# ATV



## smoothy1975 (Jun 8, 2009)

Hey everyone..I'm very interested in getting a 4x4 400CC ATV to help during archery season. There are a lot of brands, can I get some opinions on ones you may own that you like very much.


----------



## stablebuck (Nov 22, 2007)

Honda Rancher


----------



## smoothy1975 (Jun 8, 2009)

I would like to buy a used model..what kind of red flags should I look for, before purchasing one?


----------



## xxxxxxBirdDogger (Mar 7, 2008)

+1 Honda Rancher (I've owned 3! That's how much I like them.)- check all fluids to see that the machine has been serviced, make sure the brakes are good, check the air filter, inspect hoses for leaks and cables for wear, look at the rims to see if they are dented up or clean (an indication of hard riding)...I'm probably missing a ton but those issues came to mind right away.


----------



## truemule (Sep 12, 2007)

Suzuki Eiger. There si not a better 400 size machine out there. Oh yeah and check all the stuff that birddogger said.


----------



## bowgy (Oct 10, 2007)

The major brands all make good ones, but some are better for certain puposes. What do you intend to use it for? Just getting to hunting areas, any of them will do that.

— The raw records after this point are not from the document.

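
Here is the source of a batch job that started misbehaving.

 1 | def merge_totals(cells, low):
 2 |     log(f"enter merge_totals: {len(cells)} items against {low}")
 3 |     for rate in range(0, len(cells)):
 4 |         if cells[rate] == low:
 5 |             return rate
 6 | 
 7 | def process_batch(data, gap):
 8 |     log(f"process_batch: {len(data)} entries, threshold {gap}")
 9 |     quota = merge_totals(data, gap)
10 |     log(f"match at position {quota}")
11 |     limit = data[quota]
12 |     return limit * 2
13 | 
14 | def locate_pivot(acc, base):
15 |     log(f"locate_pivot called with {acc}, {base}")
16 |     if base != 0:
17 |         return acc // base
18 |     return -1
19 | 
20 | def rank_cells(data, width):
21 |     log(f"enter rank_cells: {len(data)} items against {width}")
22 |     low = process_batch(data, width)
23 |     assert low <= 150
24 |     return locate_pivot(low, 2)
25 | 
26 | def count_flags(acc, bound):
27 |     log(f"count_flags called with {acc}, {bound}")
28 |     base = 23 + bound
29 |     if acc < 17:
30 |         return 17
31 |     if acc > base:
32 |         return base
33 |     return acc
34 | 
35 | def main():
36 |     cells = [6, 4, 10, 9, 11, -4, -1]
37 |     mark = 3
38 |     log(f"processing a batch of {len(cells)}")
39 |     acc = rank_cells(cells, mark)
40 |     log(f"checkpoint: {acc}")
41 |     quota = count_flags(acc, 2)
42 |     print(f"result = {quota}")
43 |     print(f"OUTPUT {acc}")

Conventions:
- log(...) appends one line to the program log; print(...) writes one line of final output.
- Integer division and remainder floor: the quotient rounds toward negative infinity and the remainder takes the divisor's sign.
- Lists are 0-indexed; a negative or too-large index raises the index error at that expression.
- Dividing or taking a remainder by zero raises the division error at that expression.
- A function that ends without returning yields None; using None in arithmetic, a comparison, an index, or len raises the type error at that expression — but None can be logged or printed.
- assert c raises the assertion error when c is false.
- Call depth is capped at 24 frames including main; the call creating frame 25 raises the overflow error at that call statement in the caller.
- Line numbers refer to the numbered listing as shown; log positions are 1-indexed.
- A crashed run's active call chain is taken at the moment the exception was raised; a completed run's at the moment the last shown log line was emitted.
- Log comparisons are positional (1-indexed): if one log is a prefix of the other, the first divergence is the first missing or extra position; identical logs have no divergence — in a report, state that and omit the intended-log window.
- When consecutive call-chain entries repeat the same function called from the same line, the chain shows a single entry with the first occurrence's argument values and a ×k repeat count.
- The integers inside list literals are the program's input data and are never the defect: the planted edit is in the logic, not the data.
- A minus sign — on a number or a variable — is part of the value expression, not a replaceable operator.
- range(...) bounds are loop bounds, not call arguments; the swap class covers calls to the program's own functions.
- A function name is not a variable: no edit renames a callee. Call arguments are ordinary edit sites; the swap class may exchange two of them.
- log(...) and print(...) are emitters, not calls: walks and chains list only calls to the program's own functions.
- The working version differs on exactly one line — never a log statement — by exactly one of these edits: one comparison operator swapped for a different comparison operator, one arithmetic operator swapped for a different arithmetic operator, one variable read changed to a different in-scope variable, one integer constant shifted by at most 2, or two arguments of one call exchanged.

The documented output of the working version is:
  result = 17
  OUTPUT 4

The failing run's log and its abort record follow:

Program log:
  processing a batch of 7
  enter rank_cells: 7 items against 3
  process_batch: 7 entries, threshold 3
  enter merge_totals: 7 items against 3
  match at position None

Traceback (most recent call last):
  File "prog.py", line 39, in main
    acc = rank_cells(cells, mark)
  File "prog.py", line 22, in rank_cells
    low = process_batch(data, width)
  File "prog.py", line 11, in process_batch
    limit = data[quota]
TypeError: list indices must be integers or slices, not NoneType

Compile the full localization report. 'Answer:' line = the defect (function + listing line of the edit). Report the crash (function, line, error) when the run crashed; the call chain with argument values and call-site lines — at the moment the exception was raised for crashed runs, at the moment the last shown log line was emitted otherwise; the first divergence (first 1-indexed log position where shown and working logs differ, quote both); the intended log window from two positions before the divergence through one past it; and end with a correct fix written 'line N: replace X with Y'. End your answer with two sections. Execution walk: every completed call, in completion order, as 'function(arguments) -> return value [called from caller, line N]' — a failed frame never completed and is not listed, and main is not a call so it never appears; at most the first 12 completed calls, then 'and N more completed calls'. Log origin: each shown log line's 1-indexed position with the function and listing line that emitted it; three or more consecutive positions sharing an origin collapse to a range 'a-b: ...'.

Answer: the defect is in main at line 37.
The tell: The earliest visible damage is log position 2 — 'enter rank_cells: 7 items against 3' rather than the intended 'enter rank_cells: 7 items against 4'.
Crash: process_batch, line 11, TypeError.
Call chain: main -> rank_cells([6, 4, 10, 9, 11, -4, -1], 3) (called at line 39) -> process_batch([6, 4, 10, 9, 11, -4, -1], 3) (called at line 22).
First divergence: position 2 — the shown line 'enter rank_cells: 7 items against 3' should read 'enter rank_cells: 7 items against 4'.
Intended log window:
  1: processing a batch of 7
  2: enter rank_cells: 7 items against 4
  3: process_batch: 7 entries, threshold 4
Execution walk:
  merge_totals([6, 4, 10, 9, 11, -4, -1], 3) -> None  [called from process_batch, line 9]
Log line origins:
  1: from main, line 38
  2: from rank_cells, line 21
  3: from process_batch, line 8
  4: from merge_totals, line 2
  5: from process_batch, line 10
A correct fix: line 37: replace `3` with `4`.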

Longest lasting engine, most would say honda, you want a smoother ride would probably be polaris, Kawasaki makes a good work horse but will wear you out on a long ride, best in snow would probably be the Suzuki King quad, but in 700 + not 400. 

All will do you a good job if you take care of them and just like cars some will be lemons. 

Of course these are just opinions from riding and researching info before I bought mine. But I had specific needs that I was reasearching.

And good info has been given on what to look for, also look for dents and bends in the frame and racks for signs of heavy use or abuse.

Oh, things I would personally want are: independent suspension, be able to go from 4x4 to 2x4, I really like ESI, because my altitude varies, and good ground clearance.


----------



## Frisco Pete (Sep 22, 2007)

Shouldn't this thread be in the VEHICLES section (Trucks, SUVs, boats, *ATV*s...) rather than "Firearms, gear, equipment"?


----------



## Nor-tah (Dec 16, 2007)

Honda Foreman


----------



## deadicated1 (Mar 17, 2008)

> Shouldn't this thread be in the VEHICLES section (Trucks, SUVs, boats, ATVs...) rather than "Firearms, gear, equipment"?


nope.

he will haul his *firearm* (bow) and *gear,* and *equipment* with the machine in question


----------



## smoothy1975 (Jun 8, 2009)

You guys have all given great advice, and i will be using it for bow hunting purposes. One, to get further in ( but not off the trrails ) and two to help bring the bugger out when I do finally get one! third, for recreational fun with the fam. I cannot afford a new one so I am looking at used. is there an age limit on the ATV that would deter you from buying. Is ten years too old...15?


----------



## bowgy (Oct 10, 2007)

> is there an age limit on the ATV that would deter you from buying


That would be determined by the other info provided above, how well was it taken care of and how many miles or hours does it have on it.

I bought a 1989 Kawasaki Bayou 300 2x4 a few years back and put a few hundred more miles on the dirt roads hunting and playing and 2 years ago I gave it to a guy for redoing the seats in my boat, his family used it for about a year and he gave it to his brother in law when he moved and I think it is still going strong.


----------



## stillhuntin (Feb 14, 2008)

+1 for Honda. Foreman ES 
Age would make no difference to me. Condition. If you question it's condition, don't buy it, or taske it to a mechanic for an opinion.


----------